A digital single-lens reflex camera (also called a digital SLR or DSLR) is a digital camera combining the optics and the mechanisms of a single-lens reflex camera with a digital imaging sensor, as opposed to photographic film. The reflex design scheme is the primary difference between a DSLR and other digital cameras.
In the reflex design, light travels through the lens, then to a mirror that alternates to send the image to either the viewfinder or the image sensor. The alternative would be to have a viewfinder with its own lens, hence the term “single lens” for this design. By using only one lens, the viewfinder of a DSLR presents an image that will not perceptibly differ from what is captured by the camera’s sensor. DSLRs largely replaced film-based SLRs during the 2000s, and despite the rising popularity of mirrorless system cameras in the early 2010s, DSLRs remained the most common type of interchangeable lens camera in use as of 2014.
DSLRs typically use autofocus based on phase detection. This method allows the optimal lens position to be calculated, rather than “found”, as would be the case with autofocus based on contrast maximisation.
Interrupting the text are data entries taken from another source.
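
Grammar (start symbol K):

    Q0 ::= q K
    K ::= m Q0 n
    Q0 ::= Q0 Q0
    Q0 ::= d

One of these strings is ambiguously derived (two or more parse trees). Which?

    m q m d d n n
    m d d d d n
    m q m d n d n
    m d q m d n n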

Phase-detection autofocus is typically faster than other passive techniques. As the phase sensor requires the same light going to the image sensor, it was previously only possible with an SLR design. However, with the introduction of focal-plane phase detect autofocusing in mirrorless interchangeable lens cameras by Sony, Fuji, Olympus and Panasonic, cameras can now employ both phase detect and contrast detect AF points concurrently with higher content awareness.